The new WGF, “which will replace the current Weapons Storage Area (WSA), will be a 90,000-square-foot reinforced concrete and earth-covered facility with supporting surface structures,” Hans Kristensen, director of FAS’ Nuclear Information Project, wrote in a
Sept. 28 FAS post. “A satellite image taken in August and obtained from Maxar shows construction is well underway of the underground facility as well as several supporting facilities.”
The WGF is to provide “a safer and more secure facility for the storage of U. S. Air Force assets,” per a June, 2016 Air Force environmental assessment.
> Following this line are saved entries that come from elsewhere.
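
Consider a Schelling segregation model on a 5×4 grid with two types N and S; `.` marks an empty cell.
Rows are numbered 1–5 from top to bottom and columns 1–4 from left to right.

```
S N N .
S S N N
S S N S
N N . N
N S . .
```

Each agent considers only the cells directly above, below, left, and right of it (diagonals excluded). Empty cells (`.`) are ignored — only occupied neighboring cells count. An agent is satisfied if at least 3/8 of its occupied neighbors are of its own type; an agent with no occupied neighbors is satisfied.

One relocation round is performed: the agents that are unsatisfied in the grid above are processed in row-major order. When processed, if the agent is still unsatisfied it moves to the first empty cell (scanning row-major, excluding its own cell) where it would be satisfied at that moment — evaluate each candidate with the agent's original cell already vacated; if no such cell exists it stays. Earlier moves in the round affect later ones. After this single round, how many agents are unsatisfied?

Initially unsatisfied (in order): (1,2), (3,3), (3,4), (4,2), (4,4), (5,2).
  (1,2) → (1,4).
  (3,3) → (4,3).
  (3,4) → (1,2).
  (4,2): now satisfied by earlier moves; stays.
  (4,4): now satisfied by earlier moves; stays.
  (5,2): no empty cell satisfies it; stays.
Resulting grid:
S S N N
S S N N
S S . .
N N N N
N S . .
Unsatisfied now: (5,2).

1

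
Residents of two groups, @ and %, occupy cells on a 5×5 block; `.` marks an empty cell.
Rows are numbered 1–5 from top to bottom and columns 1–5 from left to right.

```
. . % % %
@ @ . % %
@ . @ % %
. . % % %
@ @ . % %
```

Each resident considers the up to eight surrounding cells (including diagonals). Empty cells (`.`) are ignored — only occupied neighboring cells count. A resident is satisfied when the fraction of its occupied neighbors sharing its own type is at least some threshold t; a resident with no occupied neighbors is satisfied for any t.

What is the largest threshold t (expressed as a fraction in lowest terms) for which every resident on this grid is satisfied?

1/5

Row 1: (1,3)% 2/3 · (1,4)% 4/4 · (1,5)% 3/3
Row 2: (2,1)@ 2/2 · (2,2)@ 3/4 · (2,4)% 6/7 · (2,5)% 5/5
Row 3: (3,1)@ 2/2 · (3,3)@ 1/5 · (3,4)% 6/7 · (3,5)% 5/5
Row 4: (4,3)% 3/5 · (4,4)% 6/7 · (4,5)% 5/5
Row 5: (5,1)@ 1/1 · (5,2)@ 1/2 · (5,4)% 4/4 · (5,5)% 3/3
The smallest same-type fraction is 1/5 at (3,3), which reduces to 1/5. Any threshold above that leaves this resident unsatisfied.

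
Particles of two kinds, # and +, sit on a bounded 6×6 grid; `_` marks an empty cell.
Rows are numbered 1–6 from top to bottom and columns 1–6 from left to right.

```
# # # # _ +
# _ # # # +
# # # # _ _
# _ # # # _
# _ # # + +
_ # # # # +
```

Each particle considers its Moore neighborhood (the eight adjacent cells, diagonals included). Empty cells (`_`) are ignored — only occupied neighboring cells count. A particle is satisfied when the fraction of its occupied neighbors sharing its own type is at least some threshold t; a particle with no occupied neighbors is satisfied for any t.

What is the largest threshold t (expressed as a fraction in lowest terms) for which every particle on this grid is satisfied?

Row 1: (1,1)# 2/2 · (1,2)# 4/4 · (1,3)# 4/4 · (1,4)# 4/4 · (1,6)+ 1/2
Row 2: (2,1)# 4/4 · (2,3)# 7/7 · (2,4)# 6/6 · (2,5)# 3/5 · (2,6)+ 1/2
Row 3: (3,1)# 3/3 · (3,2)# 6/6 · (3,3)# 6/6 · (3,4)# 7/7
Row 4: (4,1)# 3/3 · (4,3)# 6/6 · (4,4)# 6/7 · (4,5)# 3/5
Row 5: (5,1)# 2/2 · (5,3)# 6/6 · (5,4)# 7/8 · (5,5)+ 2/7 · (5,6)+ 2/4
Row 6: (6,2)# 3/3 · (6,3)# 4/4 · (6,4)# 4/5 · (6,5)# 2/5 · (6,6)+ 2/3
The smallest same-type fraction is 2/7 at (5,5), which reduces to 2/7. Any threshold above that leaves this particle unsatisfied.

2/7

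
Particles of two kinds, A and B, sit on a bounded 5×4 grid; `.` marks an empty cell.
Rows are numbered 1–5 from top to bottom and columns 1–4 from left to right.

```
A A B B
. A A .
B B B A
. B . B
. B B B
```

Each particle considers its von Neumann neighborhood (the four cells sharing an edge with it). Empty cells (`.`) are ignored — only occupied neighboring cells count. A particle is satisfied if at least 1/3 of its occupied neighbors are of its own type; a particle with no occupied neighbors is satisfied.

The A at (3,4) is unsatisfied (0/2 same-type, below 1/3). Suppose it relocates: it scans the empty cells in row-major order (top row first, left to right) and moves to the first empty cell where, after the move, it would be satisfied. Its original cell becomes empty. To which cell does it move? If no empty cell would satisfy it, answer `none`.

Vacating (3,4). Empty cells in order:
  (2,1): 2/3 same-type → satisfied — stop here.

(2,1)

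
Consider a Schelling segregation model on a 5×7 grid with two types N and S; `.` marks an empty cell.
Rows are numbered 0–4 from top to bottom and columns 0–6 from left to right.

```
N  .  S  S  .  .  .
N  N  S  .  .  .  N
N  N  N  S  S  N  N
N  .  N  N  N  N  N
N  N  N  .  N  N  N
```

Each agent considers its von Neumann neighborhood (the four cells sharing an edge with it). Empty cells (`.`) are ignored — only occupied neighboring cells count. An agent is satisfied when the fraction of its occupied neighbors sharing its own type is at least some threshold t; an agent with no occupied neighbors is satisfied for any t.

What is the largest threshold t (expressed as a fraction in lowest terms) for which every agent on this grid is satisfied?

(0,0)N 1/1
(0,2)S 2/2
(0,3)S 1/1
(1,0)N 3/3
(1,1)N 2/3
(1,2)S 1/3
(1,6)N 1/1
(2,0)N 3/3
(2,1)N 3/3
(2,2)N 2/4
(2,3)S 1/3
(2,4)S 1/3
(2,5)N 2/3
(2,6)N 3/3
(3,0)N 2/2
(3,2)N 3/3
(3,3)N 2/3
(3,4)N 3/4
(3,5)N 4/4
(3,6)N 3/3
(4,0)N 2/2
(4,1)N 2/2
(4,2)N 2/2
(4,4)N 2/2
(4,5)N 3/3
(4,6)N 2/2
The smallest same-type fraction is 1/3 at (1,2), which reduces to 1/3. Any threshold above that leaves this agent unsatisfied.

1/3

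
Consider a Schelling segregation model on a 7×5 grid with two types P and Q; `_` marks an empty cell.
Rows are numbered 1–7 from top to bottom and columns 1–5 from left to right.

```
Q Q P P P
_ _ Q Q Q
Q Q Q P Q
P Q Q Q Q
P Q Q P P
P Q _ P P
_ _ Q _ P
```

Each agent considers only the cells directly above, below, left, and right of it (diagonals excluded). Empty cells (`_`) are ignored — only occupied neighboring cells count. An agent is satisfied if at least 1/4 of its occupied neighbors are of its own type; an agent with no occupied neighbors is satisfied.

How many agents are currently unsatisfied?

(1,1)Q 1/1 ✓
(1,2)Q 1/2 ✓
(1,3)P 1/3 ✓
(1,4)P 2/3 ✓
(1,5)P 1/2 ✓
(2,3)Q 2/3 ✓
(2,4)Q 2/4 ✓
(2,5)Q 2/3 ✓
(3,1)Q 1/2 ✓
(3,2)Q 3/3 ✓
(3,3)Q 3/4 ✓
(3,4)P 0/4 ✗
(3,5)Q 2/3 ✓
(4,1)P 1/3 ✓
(4,2)Q 3/4 ✓
(4,3)Q 4/4 ✓
(4,4)Q 2/4 ✓
(4,5)Q 2/3 ✓
(5,1)P 2/3 ✓
(5,2)Q 3/4 ✓
(5,3)Q 2/3 ✓
(5,4)P 2/4 ✓
(5,5)P 2/3 ✓
(6,1)P 1/2 ✓
(6,2)Q 1/2 ✓
(6,4)P 2/2 ✓
(6,5)P 3/3 ✓
(7,3)Q 0/0 ✓
(7,5)P 1/1 ✓
Unsatisfied: (3,4) — 1 in total.

1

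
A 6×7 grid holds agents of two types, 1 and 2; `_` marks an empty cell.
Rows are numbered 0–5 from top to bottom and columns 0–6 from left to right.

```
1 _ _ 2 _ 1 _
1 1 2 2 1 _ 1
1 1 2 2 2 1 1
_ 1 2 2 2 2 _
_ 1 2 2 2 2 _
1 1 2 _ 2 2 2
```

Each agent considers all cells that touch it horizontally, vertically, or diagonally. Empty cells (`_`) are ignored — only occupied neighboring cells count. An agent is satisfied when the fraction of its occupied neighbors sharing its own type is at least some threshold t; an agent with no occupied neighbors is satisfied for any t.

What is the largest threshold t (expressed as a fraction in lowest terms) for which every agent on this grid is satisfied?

1/3

(0,0)1 2/2
(0,3)2 2/3
(0,5)1 2/2
(1,0)1 4/4
(1,1)1 4/6
(1,2)2 4/6
(1,3)2 5/6
(1,4)1 2/6
(1,6)1 3/3
(2,0)1 4/4
(2,1)1 4/7
(2,2)2 5/8
(2,3)2 7/8
(2,4)2 5/7
(2,5)1 3/6
(2,6)1 2/3
(3,1)1 3/6
(3,2)2 5/8
(3,3)2 8/8
(3,4)2 7/8
(3,5)2 4/6
(4,1)1 3/6
(4,2)2 4/7
(4,3)2 7/7
(4,4)2 7/7
(4,5)2 6/6
(5,0)1 2/2
(5,1)1 2/4
(5,2)2 2/4
(5,4)2 4/4
(5,5)2 4/4
(5,6)2 2/2
The smallest same-type fraction is 2/6 at (1,4), which reduces to 1/3. Any threshold above that leaves this agent unsatisfied.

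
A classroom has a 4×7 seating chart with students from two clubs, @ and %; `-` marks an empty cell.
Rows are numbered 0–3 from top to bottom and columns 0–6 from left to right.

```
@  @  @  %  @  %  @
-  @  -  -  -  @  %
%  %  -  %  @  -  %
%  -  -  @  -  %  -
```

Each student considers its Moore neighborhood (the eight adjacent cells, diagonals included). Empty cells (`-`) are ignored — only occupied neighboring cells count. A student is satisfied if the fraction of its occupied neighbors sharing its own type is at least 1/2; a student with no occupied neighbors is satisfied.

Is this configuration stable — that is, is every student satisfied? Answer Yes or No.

No

(0,0)@ 2/2 satisfied
(0,1)@ 3/3 satisfied
(0,2)@ 2/3 satisfied
(0,3)% 0/2 not
(0,4)@ 1/3 not
(0,5)% 1/4 not
(0,6)@ 1/3 not
(1,1)@ 3/5 satisfied
(1,5)@ 3/6 satisfied
(1,6)% 2/4 satisfied
(2,0)% 2/3 satisfied
(2,1)% 2/3 satisfied
(2,3)% 0/2 not
(2,4)@ 2/4 satisfied
(2,6)% 2/3 satisfied
(3,0)% 2/2 satisfied
(3,3)@ 1/2 satisfied
(3,5)% 1/2 satisfied
For instance (0,3) has only 0/2 same-type neighbors, below 1/2.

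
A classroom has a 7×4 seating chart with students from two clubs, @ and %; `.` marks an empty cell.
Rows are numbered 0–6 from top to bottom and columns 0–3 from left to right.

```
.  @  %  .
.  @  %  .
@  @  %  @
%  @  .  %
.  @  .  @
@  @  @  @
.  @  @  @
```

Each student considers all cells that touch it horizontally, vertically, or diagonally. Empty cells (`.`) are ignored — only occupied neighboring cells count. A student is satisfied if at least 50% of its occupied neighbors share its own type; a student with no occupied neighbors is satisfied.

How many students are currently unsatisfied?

7

Row 0: (0,1)@ 1/3 unhappy · (0,2)% 1/3 unhappy
Row 1: (1,1)@ 3/6 ok · (1,2)% 2/6 unhappy
Row 2: (2,0)@ 3/4 ok · (2,1)@ 3/6 ok · (2,2)% 2/6 unhappy · (2,3)@ 0/3 unhappy
Row 3: (3,0)% 0/4 unhappy · (3,1)@ 3/5 ok · (3,3)% 1/3 unhappy
Row 4: (4,1)@ 4/5 ok · (4,3)@ 2/3 ok
Row 5: (5,0)@ 3/3 ok · (5,1)@ 5/5 ok · (5,2)@ 7/7 ok · (5,3)@ 4/4 ok
Row 6: (6,1)@ 4/4 ok · (6,2)@ 5/5 ok · (6,3)@ 3/3 ok
Unsatisfied: (0,1), (0,2), (1,2), (2,2), (2,3), (3,0), (3,3) — 7 in total.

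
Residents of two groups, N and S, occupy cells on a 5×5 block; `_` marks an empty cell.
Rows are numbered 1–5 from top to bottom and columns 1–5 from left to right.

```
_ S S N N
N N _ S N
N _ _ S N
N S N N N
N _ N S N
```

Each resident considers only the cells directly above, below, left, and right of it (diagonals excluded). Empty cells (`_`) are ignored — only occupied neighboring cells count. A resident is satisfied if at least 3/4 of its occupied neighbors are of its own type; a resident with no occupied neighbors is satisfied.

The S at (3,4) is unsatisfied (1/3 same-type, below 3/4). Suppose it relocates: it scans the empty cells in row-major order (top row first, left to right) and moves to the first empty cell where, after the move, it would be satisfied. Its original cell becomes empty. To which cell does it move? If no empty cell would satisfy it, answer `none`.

none

Vacating (3,4). Empty cells in order:
  (1,1): 1/2 same-type → still unsatisfied.
  (2,3): 2/3 same-type → still unsatisfied.
  (3,2): 1/3 same-type → still unsatisfied.
  (3,3): 0/1 same-type → still unsatisfied.
  (5,2): 1/3 same-type → still unsatisfied.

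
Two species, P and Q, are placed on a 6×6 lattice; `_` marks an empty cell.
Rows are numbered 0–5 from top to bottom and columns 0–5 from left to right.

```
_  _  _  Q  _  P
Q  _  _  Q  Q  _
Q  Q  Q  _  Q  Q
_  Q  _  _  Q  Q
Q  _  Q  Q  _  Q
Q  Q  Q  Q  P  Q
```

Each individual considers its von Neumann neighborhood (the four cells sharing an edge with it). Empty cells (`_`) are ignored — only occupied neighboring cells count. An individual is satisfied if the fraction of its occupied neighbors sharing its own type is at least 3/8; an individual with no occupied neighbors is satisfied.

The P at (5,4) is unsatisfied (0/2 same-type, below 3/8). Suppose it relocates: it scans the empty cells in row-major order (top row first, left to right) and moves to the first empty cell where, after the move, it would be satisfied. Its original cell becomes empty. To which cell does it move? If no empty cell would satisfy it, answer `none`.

Vacating (5,4). Empty cells in order:
  (0,0): 0/1 same-type → still unsatisfied.
  (0,1): 0/0 same-type → satisfied — stop here.

(0,1)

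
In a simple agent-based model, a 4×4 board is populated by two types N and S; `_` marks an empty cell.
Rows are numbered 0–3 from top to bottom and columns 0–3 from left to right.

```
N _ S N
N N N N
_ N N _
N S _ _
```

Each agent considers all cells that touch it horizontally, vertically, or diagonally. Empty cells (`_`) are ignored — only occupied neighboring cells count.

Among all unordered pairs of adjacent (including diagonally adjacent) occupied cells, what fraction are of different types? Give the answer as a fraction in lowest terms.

Scan each occupied cell's neighbors to the right and below (and the two forward diagonals) so each pair is counted once.
From row 0: 4 unlike of 8 pairs (running 4/8).
From row 1: 0 unlike of 9 pairs (running 4/17).
From row 2: 2 unlike of 4 pairs (running 6/21).
From row 3: 1 unlike of 1 pairs (running 7/22).
Total adjacent occupied pairs: 22; unlike-type pairs: 7.
7/22 is already in lowest terms.

7/22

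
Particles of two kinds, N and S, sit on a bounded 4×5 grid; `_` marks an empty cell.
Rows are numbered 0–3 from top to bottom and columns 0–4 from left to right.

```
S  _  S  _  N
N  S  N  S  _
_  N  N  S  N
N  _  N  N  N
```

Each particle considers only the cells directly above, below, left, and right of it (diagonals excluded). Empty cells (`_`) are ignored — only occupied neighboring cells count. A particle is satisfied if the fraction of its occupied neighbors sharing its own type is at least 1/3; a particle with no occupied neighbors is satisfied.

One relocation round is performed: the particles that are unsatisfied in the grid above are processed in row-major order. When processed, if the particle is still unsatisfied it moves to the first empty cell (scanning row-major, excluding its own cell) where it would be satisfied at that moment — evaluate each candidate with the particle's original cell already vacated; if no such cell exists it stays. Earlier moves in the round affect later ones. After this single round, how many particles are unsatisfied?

1

Initially unsatisfied (in order): (0,0), (0,2), (1,0), (1,1), (1,2), (2,3).
  (0,0) → (0,1).
  (0,2): now satisfied by earlier moves; stays.
  (1,0) → (0,3).
  (1,1): now satisfied by earlier moves; stays.
  (1,2) → (1,4).
  (2,3) → (0,0).
Resulting grid:
S S S N N
_ S _ S N
_ N N _ N
N _ N N N
Unsatisfied now: (1,3).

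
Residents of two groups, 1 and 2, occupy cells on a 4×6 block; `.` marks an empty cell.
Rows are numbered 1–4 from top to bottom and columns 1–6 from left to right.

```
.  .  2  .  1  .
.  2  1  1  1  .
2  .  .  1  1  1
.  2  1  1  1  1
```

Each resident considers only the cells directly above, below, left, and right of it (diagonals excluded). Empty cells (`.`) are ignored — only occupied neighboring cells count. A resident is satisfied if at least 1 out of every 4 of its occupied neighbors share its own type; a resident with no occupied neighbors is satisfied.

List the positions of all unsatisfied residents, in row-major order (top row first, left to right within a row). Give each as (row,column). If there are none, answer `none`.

(1,3), (2,2), (4,2)

Row 1: (1,3)2 0/1 unhappy · (1,5)1 1/1 ok
Row 2: (2,2)2 0/1 unhappy · (2,3)1 1/3 ok · (2,4)1 3/3 ok · (2,5)1 3/3 ok
Row 3: (3,1)2 0/0 ok · (3,4)1 3/3 ok · (3,5)1 4/4 ok · (3,6)1 2/2 ok
Row 4: (4,2)2 0/1 unhappy · (4,3)1 1/2 ok · (4,4)1 3/3 ok · (4,5)1 3/3 ok · (4,6)1 2/2 ok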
“The primary interior walls of Maintenance and Storage Area are 4-foot thick reinforced concrete (RC) elements with 4-foot thick RC roof slabs,” per the assessment. “The primary wall and roof elements are surrounded by a 20-foot thick soil layer which is contained by a 3-foot thick RC wall and roof element layer.”
On Dec. 7, 2018, the U.S. Army Corps of Engineers awarded Fluor Corp. [FLR] a $145.7 million firm fixed price contract for the WGF, also known as a Weapons Storage and Maintenance Facility (WSMF). The DoD contract said that the estimated completion date was April 17 this year.
“Bids were solicited with five received,” per the contract announcement.
Kristensen’s Sept. 28 post noted that the president of Flour’s government group is Tom D’Agostino, who served as the undersecretary for nuclear security at the Department of Energy and administrator of the National Nuclear Security Administration (NNSA) between 2007 and 2013.
“I don’t have any information or indication that laws were broken,” Kristensen wrote in a Sept. 28 email. “But I thought it was a relevant detail in this city of revolving doors.”
Warren AFB said that it held a ground-breaking ceremony for the new WGF on May 21 last year and that “Fluor has been given a 40 month period” for the construction–a time period which would mean an end construction date of September 2022, two and a half years later than DoD said in the Dec. 7, 2018 contract announcement.
Substantial building of WGF that “we can see on the satellite images now didn’t get underway until spring 2020,” per Kristensen. “Soil digging did begin in 2019, but the actual structures didn’t appear until spring 2020. Winter probably had something to do with it.”
That could make W87-1 — a newly manufactured copy of the existing W87 design, but with a brand new plutonium-pit trigger — “the most expensive program of this type to date,” GAO said in a summary of its report.
The report also said that it is unclear if the NNSA “can produce enough of the W87-1’s fissile cores in time to meet its planned production schedule.”
The NNSA has said it is working on a W87-0 warhead that could tip initial GBSD missiles if the W87-1 is not done in time to be installed aboard the first of the next-generation, silo-based weapons. Northrop Grumman [NOC] will build the new missiles, under a roughly nine-year, $13 billion Air Force contract. The Air Force plans to buy more than 650 of the missiles but currently plans to deploy about 400: the same number of Minuteman III missiles now in service.
The NNSA plans to start casting new war-ready, W87-1 plutonium pits at the Los Alamos National Laboratory in 2024. Those planned warheads will replace the current W78 models.
The Minuteman IIIs in F.E. Warren AFB’s 150 missile silos carry both W87 and W78 warheads.